A Visitor in Town

My friend Meredith from Ipswich, MA came to New York today. She had announced her arrival for late afternoon and would be staying on the Upper East Side. So I tried to plan my day in a way that would take me close to there when Meredith would be calling to meet me for dinner. My plan was to finally walk up Lexington. When I just was about to start that walk Meredith called, much earlier than I expected her. That made me change my plans.

I had managed to start out pretty early and my first destination was Union Square to see if the Christmas season has started there already. Arriving there I was pleased to see there was still the farmers market going on. Although it surprised me because it was Monday. I picked up my favorite wrap (Turkey, fresh Mozzarella, avocado and sundried tomato) from the Deli on the northeast corner and turned towards Gramercy.
Gramercy Park, strictly private, is still wearing its fall colors.
I had a look at the places around Gramercy Park mentioned in “The streets where they lived”. John Steinbeck was living in this now posh neighborhood when he had come to New York, still a nobody.
I checked my phone and saw that Meredith had called. She had arrived already.

Walking up Lexington to the Upper East Side would have taken me two hours at least, I guess. So instead I walked over to Park and took a 6 train. As it would be a longer ride I took out my phone and started playing Candy Crush Saga. The woman next to me excitedly asked me what level I’m in. I said 115, proudly. Well, she was in 165. I asked her if she knew how many levels there are. She told me that they are creating new levels all the time and that right know there must be about 500. Ok, I won’t manage that in my remaining four weeks.
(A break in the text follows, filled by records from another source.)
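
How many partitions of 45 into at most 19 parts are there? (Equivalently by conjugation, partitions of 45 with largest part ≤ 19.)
p(45, parts ≤ 19) = 79855

Use the recurrence p(n, m) = p(n, m−1) + p(n−m, m): either the largest part is < m (count p(n, m−1)) or the largest part is exactly m (remove one copy of m, count p(n−m, m)). With p(0, ·) = 1 this gives p(45, parts ≤ 19) = 79855. (By conjugating Young diagrams, this also counts partitions of 45 into at most 19 parts.)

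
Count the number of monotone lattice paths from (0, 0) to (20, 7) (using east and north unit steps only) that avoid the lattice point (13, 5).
Number of paths = 579582

Total paths from (0, 0) to (20, 7): C(27, 20) = 888030. Paths through (13, 5): (paths (0, 0) → (13, 5)) × (paths (13, 5) → (20, 7)) = C(18, 13) · C(9, 7) = 8568 · 36 = 308448. Avoidance count = 888030 − 308448 = 579582.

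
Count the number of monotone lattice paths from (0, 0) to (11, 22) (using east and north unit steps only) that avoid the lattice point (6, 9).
Number of paths = 150653880

Total paths from (0, 0) to (11, 22): C(33, 11) = 193536720. Paths through (6, 9): (paths (0, 0) → (6, 9)) × (paths (6, 9) → (11, 22)) = C(15, 6) · C(18, 5) = 5005 · 8568 = 42882840. Avoidance count = 193536720 − 42882840 = 150653880.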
I got off the train at 86th Street and called Meredith. We met and agreed on checking out the winter places. So we took the 6 train downtown again and tried to catch a M at 53rd Street. I had never changed trains there. It is quite a long walk. I got a bit nervous because they mentioned transfer to the E only and when we finally arrived the E/M platform two E trains were coming in but no M. There had been a M in the other direction though, so I was confident it was running.
We finally caught one, taking us to Rockefeller Center. There we ended up in the basement trying to find a way out of to the Plaza. It is an endless labyrinth. Out on Rockefeller Plaza the tree is surrounded by a scaffolding now to put on the lights. The ice rink was busy but somehow ice-skating looks funny without any snow.
We walked the couple of blocks down to Bryant Park. Meredith told me that there had been a shooting this weekend. I hadn’t heard of it. Later I read in the news that it had happened Saturday night. A young man and a kid had been shot on the ice, probably because the young man had refused to give another guy – presumably the shooter – his expensive coat. The kid had not been involved at all but got seriously injured and may result paralyzed. Almost as shocking as the shooting itself I found the comments some people posted online. The tenor was that this is what New Yorkers should expect now after having elected a liberal mayor who plans to abolish the stop-and-frisk policy in the city. Horrible!
Meredith had not seen the Library yet. I wanted to take her into the building to show her Astor Hall and the Rose Main Reading Room, but due to Veterans Day it was closed. The ice rink was pretty busy. We watched for a while then decided to go for a coffee.
We took a train to West 4 Street and went to one of my favorite coffe places, Caffe Reggio on McDougal Street. Meredith liked it as I do. After having regained our strength we had a little walk through Greenwich Village and then had a very nice dinner in Cornelia Street Café.
Meredith had a rack of lamb, I had a carrot, sweet potato and ginger soup and tuna with green asparagus and jasmine rice. Very nice. We had been seated in the front room from where I could see  a painter outside on the street working on a picture of the other side of the street. It’s a neighorhoody place.

Meredith wanted to take a bus back to the Upper East Side to see a bit of nightly New York City. We got a bus map and found out we could catch the Madison Avenue bus on Lafayette Street in the East Village. So we walked over to Astor Place. When we arrived there I thought Meredith might be interested in Strand Books just a couple of blocks away and we went there for a short visit before we caught the bus.
Madison Avenue at night is not really impressive, but buses at night seem to move much faster than during the day. I got off at 59th Street and caught the subway home from there.